Abercrombie apologized and burned all the remaining offensive t-shirts, but the floodgates seemed to open after the incident. Employees started speaking out about the racially discriminatory hiring at Abercrombie & Fitch. Nine former employees of color filed a class action lawsuit against the store in 2003. 

Abercrombie & Fitch settled the lawsuit for $40 million without admitting any wrong doing. Instead, it signed a consent decree that declared it would change the recruiting, hiring, and marketing of the brand. A court-appointed monitor followed the brand for six years, according to the documentary. 

Not much changed, however, as the brand started calling store employees “models” or “impact.” Models worked the sales floor while those deemed impact were relegated to the back room. 

Then, in 2009, Samantha Elauf filed a lawsuit against Abercrombie & Fitch after she was not hired and told her hijab violated the brand’s “look policy.” The store compared her religious garment to a baseball cap and said hiring her would hurt Abercrombie & Fitch’s sales. 

The company fought Elauf’s case all the way to the Supreme Court, which found in a 8-1 decision that Abercrombie had violated the Civil Rights Act of 1964. 

“Discrimination was part of the store’s brand identity,” Benjamin O’Keefe, an activist who started a campaign to highlight the discrimination inherent in the company’s hiring practices, says in the documentary. “They rooted themselves in discrimination at every single level.”

Abercrombie today

Jeffries stepped down from the helm of Abercrombie & Fitch in 2014 after 11 consecutive quarters of sales declines, and has not had much of a public persona since. 

Over the years, the brand's clothes also just stopped being cool to the “cool kids” the brand marketed to.
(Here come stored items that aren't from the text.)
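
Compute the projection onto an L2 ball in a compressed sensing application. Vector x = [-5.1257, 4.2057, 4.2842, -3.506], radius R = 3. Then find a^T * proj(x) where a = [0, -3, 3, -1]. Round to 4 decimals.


Step 1: Compute ||x|| (intermediates to 6 decimals).
||x|| = sqrt((-5.1257)^2 + 4.2057^2 + 4.2842^2 + (-3.506)^2) = 8.637541
Step 2: Project.
Since ||x|| > R, scale = R/||x|| = 3/8.637541 = 0.347321, proj(x) = scale * x
proj(x) = [-1.780263, 1.460728, 1.487993, -1.217707]
Step 3: Dot product.
a^T * proj(x) = 0*(-1.780263) - 3*1.460728 + 3*1.487993 - 1*(-1.217707) = 1.2995


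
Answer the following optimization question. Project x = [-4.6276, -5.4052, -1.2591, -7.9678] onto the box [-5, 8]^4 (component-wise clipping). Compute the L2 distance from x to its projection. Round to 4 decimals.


Project each component onto [-5, 8].
clip(-4.6276) = -4.6276, clip(-5.4052) = -5.0, clip(-1.2591) = -1.2591, clip(-7.9678) = -5.0
Projection = [-4.6276, -5.0, -1.2591, -5.0]
Squared diffs: [0.0, 0.1642, 0.0, 8.8078]
Distance = sqrt(8.972) = 2.9953


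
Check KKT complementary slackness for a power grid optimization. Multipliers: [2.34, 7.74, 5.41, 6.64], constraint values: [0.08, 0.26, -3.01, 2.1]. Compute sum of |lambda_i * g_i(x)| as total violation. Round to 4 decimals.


KKT complementary slackness check:
lambda_1 * g_1 = 2.34 * 0.08 = 0.1872
lambda_2 * g_2 = 7.74 * 0.26 = 2.0124
lambda_3 * g_3 = 5.41 * -3.01 = -16.2841
lambda_4 * g_4 = 6.64 * 2.1 = 13.944
Total violation = 0.1872 + 2.0124 + 16.2841 + 13.944 = 32.4277


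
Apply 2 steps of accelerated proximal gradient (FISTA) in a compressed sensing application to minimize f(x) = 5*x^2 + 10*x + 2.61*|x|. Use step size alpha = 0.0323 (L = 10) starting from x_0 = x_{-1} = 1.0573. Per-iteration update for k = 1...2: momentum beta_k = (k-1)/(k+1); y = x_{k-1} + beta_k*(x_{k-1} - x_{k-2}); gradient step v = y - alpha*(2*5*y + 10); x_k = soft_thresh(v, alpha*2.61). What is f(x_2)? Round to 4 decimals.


FISTA on f(x) = 5*x^2 + 10*x + 2.61*|x|
L = 10, alpha = 0.0323
Iteration 1: beta = 0.0, y = 1.0573 + 0.0*(1.0573 - 1.0573) = 1.0573
  grad(y) = 20.573, v = y - alpha*grad = 0.3928
  prox(v) = soft_thresh(0.3928, 0.0843) = 0.3085
Iteration 2: beta = 0.3333, y = 0.3085 + 0.3333*(0.3085 - 1.0573) = 0.0589
  grad(y) = 10.5889, v = y - alpha*grad = -0.2831
  prox(v) = soft_thresh(-0.2831, 0.0843) = -0.1988
f(x_2) = 5*(-0.1988)^2 + 10*(-0.1988) + 2.61*|-0.1988| = -1.2717


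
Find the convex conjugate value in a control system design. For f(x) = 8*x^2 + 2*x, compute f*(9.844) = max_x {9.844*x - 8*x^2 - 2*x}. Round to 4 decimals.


f*(y) = sup_x {y*x - a*x^2 - b*x} = sup_x {(y-b)*x - a*x^2}
FOC: (y - b) - 2a*x = 0 => x* = (y - b)/(2a)
x* = (9.844 - 2)/(2*8) = 0.4903
f*(9.844) = (y-b)^2/(4a) = (9.844 - 2)^2/(4*8)
= 61.5283/32 = 1.9228


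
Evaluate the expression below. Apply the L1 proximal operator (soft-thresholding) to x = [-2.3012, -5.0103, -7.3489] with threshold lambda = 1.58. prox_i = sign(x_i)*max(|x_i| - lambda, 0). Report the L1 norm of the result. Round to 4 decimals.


Soft-thresholding with lambda = 1.58:
prox(-2.3012) = sign(-2.3012)*max(|-2.3012| - 1.58, 0) = -0.7212
prox(-5.0103) = sign(-5.0103)*max(|-5.0103| - 1.58, 0) = -3.4303
prox(-7.3489) = sign(-7.3489)*max(|-7.3489| - 1.58, 0) = -5.7689
prox(x) = [-0.7212, -3.4303, -5.7689]
||prox(x)||_1 = 0.7212 + 3.4303 + 5.7689 = 9.9204


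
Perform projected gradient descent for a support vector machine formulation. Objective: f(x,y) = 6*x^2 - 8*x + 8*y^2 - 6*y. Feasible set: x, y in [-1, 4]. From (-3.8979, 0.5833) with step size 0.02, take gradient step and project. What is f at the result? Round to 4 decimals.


Step 1: Compute gradient at (-3.8979, 0.5833).
grad_x = 2*6*-3.8979 - 8 = -54.7748
grad_y = 2*8*0.5833 - 6 = 3.3328
Step 2: Gradient step.
x_raw = -3.8979 - 0.02*-54.7748 = -2.8024
y_raw = 0.5833 - 0.02*3.3328 = 0.5166
Step 3: Project onto [-1, 4].
x_proj = clip(-2.8024) = -1.0
y_proj = clip(0.5166) = 0.5166
Step 4: Evaluate f.
f(-1.0, 0.5166) = 13.0355


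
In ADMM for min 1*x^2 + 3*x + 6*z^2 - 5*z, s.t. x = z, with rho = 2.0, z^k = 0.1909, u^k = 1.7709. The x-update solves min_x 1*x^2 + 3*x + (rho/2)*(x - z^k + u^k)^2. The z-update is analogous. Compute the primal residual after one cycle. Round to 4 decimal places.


ADMM iteration with rho = 2.0, z^k = 0.1909, u^k = 1.7709
Step 1: x-update.
Minimize 1*x^2 + 3*x + (2.0/2)*(x - 0.1909 + 1.7709)^2
FOC: (2*1 + 2.0)*x = -3 + 2.0*(0.1909 - 1.7709)
x^{k+1} = -1.54
Step 2: z-update.
Minimize 6*z^2 - 5*z + (2.0/2)*(-1.54 - z + 1.7709)^2
FOC: (2*6 + 2.0)*z = 5 + 2.0*(-1.54 + 1.7709)
z^{k+1} = 0.3901
Step 3: u-update.
u^{k+1} = 1.7709 - 1.54 - 0.3901 = -0.1592
Step 4: Primal residual = |-1.54 - 0.3901| = 1.9301


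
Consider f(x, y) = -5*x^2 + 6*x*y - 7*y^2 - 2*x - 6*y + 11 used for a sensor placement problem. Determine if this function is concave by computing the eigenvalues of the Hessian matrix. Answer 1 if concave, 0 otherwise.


The Hessian of f(x,y) = -5*x^2 + 6*x*y - 7*y^2 - 2*x - 6*y + 11 is:
H = [[-10, 6], [6, -14]]
Trace = -10 - 14 = -24
Determinant = -10*-14 - (6)^2 = 104
Discriminant = (-24)^2 - 4*104 = 160.0
Eigenvalues: lambda_1 = -18.3246, lambda_2 = -5.6754
The function is concave.

1


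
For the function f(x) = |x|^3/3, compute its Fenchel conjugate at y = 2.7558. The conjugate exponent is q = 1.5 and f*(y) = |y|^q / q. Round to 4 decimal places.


The conjugate exponent q satisfies 1/p + 1/q = 1.
p = 3, so q = 3/(3 - 1) = 1.5
|y|^q = 2.7558^1.5 = 4.5748
f*(2.7558) = 4.5748 / 1.5 = 3.0499


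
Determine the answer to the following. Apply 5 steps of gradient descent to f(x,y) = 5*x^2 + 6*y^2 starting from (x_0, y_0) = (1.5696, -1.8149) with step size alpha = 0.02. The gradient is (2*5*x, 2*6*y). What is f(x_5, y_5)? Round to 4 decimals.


Gradient descent on f(x,y) = 5*x^2 + 6*y^2.
Starting point: (1.5696, -1.8149), alpha = 0.02
Step 1: grad_x = 2*5*1.5696 = 15.696, grad_y = 2*6*-1.8149 = -21.7788
  x_1 = 1.5696 - 0.02*15.696 = 1.2557
  y_1 = -1.8149 - 0.02*-21.7788 = -1.3793
Step 2: grad_x = 2*5*1.2557 = 12.5568, grad_y = 2*6*-1.3793 = -16.5519
  x_2 = 1.2557 - 0.02*12.5568 = 1.0045
  y_2 = -1.3793 - 0.02*-16.5519 = -1.0483
Step 3: grad_x = 2*5*1.0045 = 10.0454, grad_y = 2*6*-1.0483 = -12.5794
  x_3 = 1.0045 - 0.02*10.0454 = 0.8036
  y_3 = -1.0483 - 0.02*-12.5794 = -0.7967
Step 4: grad_x = 2*5*0.8036 = 8.0364, grad_y = 2*6*-0.7967 = -9.5604
  x_4 = 0.8036 - 0.02*8.0364 = 0.6429
  y_4 = -0.7967 - 0.02*-9.5604 = -0.6055
Step 5: grad_x = 2*5*0.6429 = 6.4291, grad_y = 2*6*-0.6055 = -7.2659
  x_5 = 0.6429 - 0.02*6.4291 = 0.5143
  y_5 = -0.6055 - 0.02*-7.2659 = -0.4602
f(0.5143, -0.4602) = 5*0.5143^2 + 6*(-0.4602)^2 = 2.5932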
Exclusion is no longer cool with GenZ, Millennials, or GenX. 

Today, the companny is led by Fran Horowitz and claims to be all about inclusion. 

It might even be on a bit of an upswing as the company plans to open more stores in 2022 than it will shutter for the first time since 2008. It had a profitable year in 2021 despite the pandemic. 

However, not everyone is convinced that things have really changed. Netflix’s documentary ends with Washington Post fashion editor Robin Givhan being asked if Abercrombie has successfully moved beyond its exclusionary tactics. She laughs and says “No.”